Das Wichtigste in Kürze
- John Bates, ein US-Bundesrichter, fordert die Wiederaufnahme des Daca-Programms.
- Donald Trump hatte Daca im September beendet – und somit den Schutz junger Migranten.
Ein Bundesrichter in der US-Hauptstadt Washington hat am Freitag die US-Regierung angewiesen, das Daca-Programm zum Schutz junger Migranten wieder in Kraft zu setzen. Nach der Entscheidung von Richter John Bates kann die Regierung laut Medienberichten noch bis 23. August Einspruch einlegen. Nach seinen Worten habe die Regierung bisher jede klare Regelung versäumt.
Das Programm gibt jungen Migranten, die als Kinder illegal mit ihren Eltern in die USA kamen, die Möglichkeit, für zwei Jahre vor einer Abschiebung geschützt zu sein und eine Arbeitserlaubnis zu bekommen.
Daca seit September beendet
US-Präsident Donald Trump hatte Daca im vergangenen September beendet und dem Kongress sechs Monate Zeit für eine Neuregelung gegeben. Mehrere Anläufe dafür scheiterten. Das Programm läuft derzeit aber wegen Gerichtsentscheidungen weiter. Bislang hatte der Präsident erklärt, er wolle eine Lösung für Daca finden. Er knüpfte dies jedoch an eine Reihe von Bedingungen.
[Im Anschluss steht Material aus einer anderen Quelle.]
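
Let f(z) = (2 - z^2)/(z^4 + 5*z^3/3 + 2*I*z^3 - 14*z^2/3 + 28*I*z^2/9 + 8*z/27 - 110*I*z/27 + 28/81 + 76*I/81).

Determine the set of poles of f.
{-3 - I/3, 1/3 - I, 1/3, 2/3 - 2*I/3}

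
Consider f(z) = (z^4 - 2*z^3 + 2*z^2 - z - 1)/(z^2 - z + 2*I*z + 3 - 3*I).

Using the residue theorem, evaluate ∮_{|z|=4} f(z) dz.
pi*(-36 + 16*I)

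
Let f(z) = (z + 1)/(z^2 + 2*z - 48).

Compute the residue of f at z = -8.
1/2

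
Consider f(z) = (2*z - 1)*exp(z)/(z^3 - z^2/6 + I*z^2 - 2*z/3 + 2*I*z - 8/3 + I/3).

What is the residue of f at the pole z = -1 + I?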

Derzeit werden gar keine neuen Anträge für Daca angenommen. Es gibt nur Verlängerungen für Menschen, die den Schutzstatus schon haben. Dies könnte sich bei Inkrafttreten der richterlichen Entscheidung ändern.
Eine Aufnahme in das Programm war auch vorher nicht jedem möglich. Migranten mussten eine Reihe von Bedingungen erfüllen. So mussten sie etwa vor Juni 2007 in die USA gekommen sein und durften dabei nicht älter als 16 Jahre alt gewesen sein. Auch mussten sie sich seither durchgängig im Land aufgehalten haben.